Зеленая стрела удачи | страница 34



Они оказались в большой комнате с тяжелыми шторами на окнах. В центре над столом, застланным белой скатертью, парил шелковый абажур, посредством цепочек и противовесов спускаемый и поднимаемый на заданную высоту. Абажур являл собой последнее достижение в индустрии домашнего комфорта.

Вокруг стола в вольных позах, нога на ногу, с сигарами и без сидели господа инженеры, удивляя сдержанностью жестов, белизной манишек и твердостью крахмальных манжетов.

Только что у Цецилии Михайловны выступал некий исследователь индийской магии и теософии профессор Эртель, а потом как раз собирались послушать про автомобиль, но Нагель запаздывал.

То, что поведал Эртель, взбудоражило инженеров. Да и как иначе! Профессор объяснял, что в санскритском языке буква «л» имеет двадцать два различных звуковых выражения и произносил двенадцать. Получалось, что-то вроде эль, ель, оль... это ж черт ногу сломит, язык не повернуть. Ну да ладно. Негодование достигло максимума, когда инженеры услышали, что в индийской арифметике не четыре простых действия, а шесть!

— Хорошо, хорошо, господа. Давайте посмотрим. Сложение, вычитание, умножение, деление... А еще?

— Возведение в степень, извлечение корня, но...

— Это, пардон, не простые действия.

У Эртеля требовали разъяснений. «Михаил Александрович, какие еще два? У индусов? Еще?» Но до подробных разъяснений Эртель не опустился. Он говорил о теософии, об астральных оболочках, которые мог видеть только посвященный, о каких-то летающих блюдцах, о жизни до появления на свет, которую, как ни странно, многие помнят. Тут хозяйка подкинула пару вопросов насчет оккультного столоверчения и высвобождения скрытой в атомах энергии. Спор разгорелся не на шутку, но к Эртелю, так же как к господину Кошелеву, всерьез, видимо, никто не относился, страсти начали стихать. Мите показалось, что все закончилось стихами поэта Андрея Белого, пытавшегося поэтическими средствами описать взрыв атомных сил. «Уйти от событий жизни в мир каких-то амеб, — тихо возмущался Кошелев. — Как жаль, что нет с нами Тимирязева! Он-то разложил бы их на все четыре корки!»
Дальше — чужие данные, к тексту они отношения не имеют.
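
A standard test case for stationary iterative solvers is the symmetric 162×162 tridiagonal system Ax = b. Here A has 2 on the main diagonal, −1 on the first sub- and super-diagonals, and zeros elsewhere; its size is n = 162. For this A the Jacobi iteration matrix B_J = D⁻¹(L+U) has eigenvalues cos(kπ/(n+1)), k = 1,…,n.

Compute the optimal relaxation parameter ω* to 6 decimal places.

ω* = 1.962184

ρ_J = max_k |cos(kπ/163)| = cos(π/163) = 0.999814
√(1 − cos²(π/163)) = sin(π/163) ≈ 0.0192724.
Young: ω* = 2/(1+√(1−ρ_J²)) = 2/(1+0.0192724) = 2/1.0192724 = 1.962184.
Hence ρ(B_{ω*}) = 1.962184 − 1 = 0.962184.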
Мите запомнились странные строчки. Какие-то все издерганные, страшные. «Сплетаясь в вязи аллегорий, атомный вес, фантомный бес, горюче вспыхнувшие зори и символов дремучий лес...» О чем это? В девятьсот пятом году...

Все сошлись на том, что лес у господина Белого слишком дремучий, и начали скучать. Горничная принесла чай и бутерброды. Митя украдкой рассматривал присутствующих. «Здесь такой изыск, — шептал Кирюшка. — Весь политехнический цвет Москвы».